Trump’s messages on climate change, even after winning the election, have been mixed.
He told The New York Times that he has an “open mind” on remaining in a United Nations climate change agreement that, while on the campaign trail, he said he’d “cancel.” While campaigning, Mr. Trump also flirted with shutting down the EPA. And, in the same interview where he acknowledged “some connectivity” between human activity and a rising temperatures (after calling climate change a “hoax” in the past), he incorrectly stated that the world’s hottest year was in “1890-something.”
Reince Priebus, his chief of staff, said that Mr. Trump believes the scientific consensus that humans drive a warming planet is “a bunch of bunk.” And while a Politico story said Ms. Trump wants to take an active role in climate discussions, there’s no real public record of
her comments on the issue.
Mr. Gore told reporters that his Monday meeting with the Trumps was “extremely interesting,” later saying on MSNBC that Ms. Trump’s interest on climate was “certainly evident.” But he and cautioned that “we’re in this wait and see period.”
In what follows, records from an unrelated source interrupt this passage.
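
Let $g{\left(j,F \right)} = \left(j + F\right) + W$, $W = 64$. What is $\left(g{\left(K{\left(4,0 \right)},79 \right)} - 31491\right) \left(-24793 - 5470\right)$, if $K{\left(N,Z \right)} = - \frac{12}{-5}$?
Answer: $\frac{4743059464}{5} \approx 9.4861 \cdot 10^{8}$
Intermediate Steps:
$K{\left(N,Z \right)} = \frac{12}{5}$ ($K{\left(N,Z \right)} = \left(-12\right) \left(- \frac{1}{5}\right) = \frac{12}{5}$)
$g{\left(j,F \right)} = 64 + F + j$ ($g{\left(j,F \right)} = \left(j + F\right) + 64 = \left(F + j\right) + 64 = 64 + F + j$)
$\left(g{\left(K{\left(4,0 \right)},79 \right)} - 31491\right) \left(-24793 - 5470\right) = \left(\left(64 + 79 + \frac{12}{5}\right) - 31491\right) \left(-24793 - 5470\right) = \left(\frac{727}{5} - 31491\right) \left(-30263\right) = \left(- \frac{156728}{5}\right) \left(-30263\right) = \frac{4743059464}{5}$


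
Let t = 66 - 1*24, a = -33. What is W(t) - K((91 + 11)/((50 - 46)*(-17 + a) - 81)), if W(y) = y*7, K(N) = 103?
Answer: 191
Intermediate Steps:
t = 42 (t = 66 - 24 = 42)
W(y) = 7*y
W(t) - K((91 + 11)/((50 - 46)*(-17 + a) - 81)) = 7*42 - 1*103 = 294 - 103 = 191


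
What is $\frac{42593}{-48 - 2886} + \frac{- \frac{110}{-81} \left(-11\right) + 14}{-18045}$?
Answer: $- \frac{6917291389}{476496270} \approx -14.517$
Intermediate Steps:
$\frac{42593}{-48 - 2886} + \frac{- \frac{110}{-81} \left(-11\right) + 14}{-18045} = \frac{42593}{-48 - 2886} + \left(\left(-110\right) \left(- \frac{1}{81}\right) \left(-11\right) + 14\right) \left(- \frac{1}{18045}\right) = \frac{42593}{-2934} + \left(\frac{110}{81} \left(-11\right) + 14\right) \left(- \frac{1}{18045}\right) = 42593 \left(- \frac{1}{2934}\right) + \left(- \frac{1210}{81} + 14\right) \left(- \frac{1}{18045}\right) = - \frac{42593}{2934} - - \frac{76}{1461645} = - \frac{42593}{2934} + \frac{76}{1461645} = - \frac{6917291389}{476496270}$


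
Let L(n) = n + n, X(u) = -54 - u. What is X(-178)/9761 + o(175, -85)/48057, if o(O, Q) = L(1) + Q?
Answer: 62035/5651619 ≈ 0.010976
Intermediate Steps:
L(n) = 2*n
o(O, Q) = 2 + Q (o(O, Q) = 2*1 + Q = 2 + Q)
X(-178)/9761 + o(175, -85)/48057 = (-54 - 1*(-178))/9761 + (2 - 85)/48057 = (-54 + 178)*(1/9761) - 83*1/48057 = 124*(1/9761) - 1/579 = 124/9761 - 1/579 = 62035/5651619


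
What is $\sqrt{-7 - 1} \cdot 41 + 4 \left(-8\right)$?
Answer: $-32 + 82 i \sqrt{2} \approx -32.0 + 115.97 i$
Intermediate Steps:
$\sqrt{-7 - 1} \cdot 41 + 4 \left(-8\right) = \sqrt{-8} \cdot 41 - 32 = 2 i \sqrt{2} \cdot 41 - 32 = 82 i \sqrt{2} - 32 = -32 + 82 i \sqrt{2}$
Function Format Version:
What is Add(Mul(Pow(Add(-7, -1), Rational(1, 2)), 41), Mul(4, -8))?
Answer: Add(-32, Mul(82, I, Pow(2, Rational(1, 2)))) ≈ Add(-32.000, Mul(115.97, I))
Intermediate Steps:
Add(Mul(Pow(Add(-7, -1), Rational(1, 2)), 41), Mul(4, -8)) = Add(Mul(Pow(-8, Rational(1, 2)), 41), -32) = Add(Mul(Mul(2, I, Pow(2, Rational(1, 2))), 41), -32) = Add(Mul(82, I, Pow(2, Rational(1, 2))), -32) = Add(-32, Mul(82, I, Pow(2, Rational(1, 2))))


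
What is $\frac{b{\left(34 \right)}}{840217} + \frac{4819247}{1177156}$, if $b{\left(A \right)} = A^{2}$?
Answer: $\frac{4050574048935}{989066482852} \approx 4.0954$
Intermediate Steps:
$\frac{b{\left(34 \right)}}{840217} + \frac{4819247}{1177156} = \frac{34^{2}}{840217} + \frac{4819247}{1177156} = 1156 \cdot \frac{1}{840217} + 4819247 \cdot \frac{1}{1177156} = \frac{1156}{840217} + \frac{4819247}{1177156} = \frac{4050574048935}{989066482852}$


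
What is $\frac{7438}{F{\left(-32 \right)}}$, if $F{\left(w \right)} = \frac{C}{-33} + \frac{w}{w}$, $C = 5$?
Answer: $\frac{122727}{14} \approx 8766.2$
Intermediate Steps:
$F{\left(w \right)} = \frac{28}{33}$ ($F{\left(w \right)} = \frac{5}{-33} + \frac{w}{w} = 5 \left(- \frac{1}{33}\right) + 1 = - \frac{5}{33} + 1 = \frac{28}{33}$)
$\frac{7438}{F{\left(-32 \right)}} = \frac{7438}{\frac{28}{33}} = 7438 \cdot \frac{33}{28} = \frac{122727}{14}$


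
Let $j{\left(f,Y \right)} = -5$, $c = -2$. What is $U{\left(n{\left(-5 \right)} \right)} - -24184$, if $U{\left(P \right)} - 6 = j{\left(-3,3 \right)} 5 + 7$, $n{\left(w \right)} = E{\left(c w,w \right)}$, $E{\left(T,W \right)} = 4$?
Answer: $24172$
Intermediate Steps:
$n{\left(w \right)} = 4$
$U{\left(P \right)} = -12$ ($U{\left(P \right)} = 6 + \left(\left(-5\right) 5 + 7\right) = 6 + \left(-25 + 7\right) = 6 - 18 = -12$)
$U{\left(n{\left(-5 \right)} \right)} - -24184 = -12 - -24184 = -12 + 24184 = 24172$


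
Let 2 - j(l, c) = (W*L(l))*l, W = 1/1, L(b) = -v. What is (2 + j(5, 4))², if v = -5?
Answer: 441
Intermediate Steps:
L(b) = 5 (L(b) = -1*(-5) = 5)
W = 1
j(l, c) = 2 - 5*l (j(l, c) = 2 - 1*5*l = 2 - 5*l)
(2 + j(5, 4))² = (2 + (2 - 5*5))² = (2 + (2 - 25))² = (2 - 23)² = (-21)² = 441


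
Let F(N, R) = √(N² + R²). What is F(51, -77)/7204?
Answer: √8530/7204 ≈ 0.012820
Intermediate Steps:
F(51, -77)/7204 = √(51² + (-77)²)/7204 = √(2601 + 5929)*(1/7204) = √8530*(1/7204) = √8530/7204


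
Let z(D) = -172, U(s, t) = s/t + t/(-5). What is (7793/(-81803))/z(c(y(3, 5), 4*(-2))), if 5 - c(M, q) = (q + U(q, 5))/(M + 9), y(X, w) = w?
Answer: 7793/14070116 ≈ 0.00055387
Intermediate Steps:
U(s, t) = -t/5 + s/t (U(s, t) = s/t + t*(-⅕) = s/t - t/5 = -t/5 + s/t)
c(M, q) = 5 - (-1 + 6*q/5)/(9 + M) (c(M, q) = 5 - (q + (-⅕*5 + q/5))/(M + 9) = 5 - (q + (-1 + q*(⅕)))/(9 + M) = 5 - (q + (-1 + q/5))/(9 + M) = 5 - (-1 + 6*q/5)/(9 + M))
(7793/(-81803))/z(c(y(3, 5), 4*(-2))) = (7793/(-81803))/(-172) = (7793*(-1/81803))*(-1/172) = -7793/81803*(-1/172) = 7793/14070116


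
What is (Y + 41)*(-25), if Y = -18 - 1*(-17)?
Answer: -1000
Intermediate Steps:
Y = -1 (Y = -18 + 17 = -1)
(Y + 41)*(-25) = (-1 + 41)*(-25) = 40*(-25) = -1000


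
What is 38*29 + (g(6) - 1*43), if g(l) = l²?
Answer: 1095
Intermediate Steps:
38*29 + (g(6) - 1*43) = 38*29 + (6² - 1*43) = 1102 + (36 - 43) = 1102 - 7 = 1095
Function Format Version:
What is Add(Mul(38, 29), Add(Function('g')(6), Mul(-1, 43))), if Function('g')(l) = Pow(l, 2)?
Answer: 1095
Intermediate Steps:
Add(Mul(38, 29), Add(Function('g')(6), Mul(-1, 43))) = Add(Mul(38, 29), Add(Pow(6, 2), Mul(-1, 43))) = Add(1102, Add(36, -43)) = Add(1102, -7) = 1095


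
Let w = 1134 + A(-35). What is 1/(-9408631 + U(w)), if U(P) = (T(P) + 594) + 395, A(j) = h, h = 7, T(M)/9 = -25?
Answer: -1/9407867 ≈ -1.0629e-7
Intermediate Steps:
T(M) = -225 (T(M) = 9*(-25) = -225)
A(j) = 7
w = 1141 (w = 1134 + 7 = 1141)
U(P) = 764 (U(P) = (-225 + 594) + 395 = 369 + 395 = 764)
1/(-9408631 + U(w)) = 1/(-9408631 + 764) = 1/(-9407867) = -1/9407867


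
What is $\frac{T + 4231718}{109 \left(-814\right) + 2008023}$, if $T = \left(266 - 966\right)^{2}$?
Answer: $\frac{4721718}{1919297} \approx 2.4601$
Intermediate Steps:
$T = 490000$ ($T = \left(266 - 966\right)^{2} = \left(-700\right)^{2} = 490000$)
$\frac{T + 4231718}{109 \left(-814\right) + 2008023} = \frac{490000 + 4231718}{109 \left(-814\right) + 2008023} = \frac{4721718}{-88726 + 2008023} = \frac{4721718}{1919297}$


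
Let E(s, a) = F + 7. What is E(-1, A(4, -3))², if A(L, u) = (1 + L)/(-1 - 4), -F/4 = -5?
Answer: 729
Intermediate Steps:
F = 20 (F = -4*(-5) = 20)
A(L, u) = -⅕ - L/5 (A(L, u) = (1 + L)/(-5) = (1 + L)*(-⅕) = -⅕ - L/5)
E(s, a) = 27 (E(s, a) = 20 + 7 = 27)
E(-1, A(4, -3))² = 27² = 729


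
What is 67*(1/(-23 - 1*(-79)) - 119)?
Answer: -446421/56 ≈ -7971.8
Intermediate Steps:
67*(1/(-23 - 1*(-79)) - 119) = 67*(1/(-23 + 79) - 119) = 67*(1/56 - 119) = 67*(-6663/56) = -446421/56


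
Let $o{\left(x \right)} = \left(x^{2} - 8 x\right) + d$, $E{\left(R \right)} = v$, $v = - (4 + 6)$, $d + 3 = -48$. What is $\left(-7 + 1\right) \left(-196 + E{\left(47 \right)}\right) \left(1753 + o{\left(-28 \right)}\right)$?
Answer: $3349560$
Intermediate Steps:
$d = -51$ ($d = -3 - 48 = -51$)
$v = -10$ ($v = \left(-1\right) 10 = -10$)
$E{\left(R \right)} = -10$
$o{\left(x \right)} = -51 + x^{2} - 8 x$ ($o{\left(x \right)} = \left(x^{2} - 8 x\right) - 51 = -51 + x^{2} - 8 x$)
$\left(-7 + 1\right) \left(-196 + E{\left(47 \right)}\right) \left(1753 + o{\left(-28 \right)}\right) = \left(-7 + 1\right) \left(-196 - 10\right) \left(1753 - \left(-173 - 784\right)\right) = - 6 \left(- 206 \left(1753 + \left(-51 + 784 + 224\right)\right)\right) = - 6 \left(- 206 \left(1753 + 957\right)\right) = - 6 \left(\left(-206\right) 2710\right) = \left(-6\right) \left(-558260\right) = 3349560$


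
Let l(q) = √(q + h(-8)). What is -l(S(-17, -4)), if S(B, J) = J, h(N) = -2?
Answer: -I*√6 ≈ -2.4495*I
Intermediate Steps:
l(q) = √(-2 + q) (l(q) = √(q - 2) = √(-2 + q))
-l(S(-17, -4)) = -√(-2 - 4) = -√(-6) = -I*√6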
That, in a nutshell, is the sentiment from environmental groups. They hope to be pleasantly surprised by whatever the eventual Trump administration decides on climate. A member of one such group said, “I really think Trump does listen” to the people he meets with.
Environmental groups are hopeful recent comments from Mr. Trump reflect a transition.
“The campaign rhetoric versus the governing reality could bring a significant difference,” says Collin O’Mara, president of the National Wildlife Federation, told the Monitor. Mr. O’Mara noted that Gore’s experience running an investment fund might help him make a case to Mr. Trump about the potential for clean energy jobs. “I don’t think it’s unreasonable that the administration wouldn’t want to put 100,000 wind industry workers out of work in the Midwest.”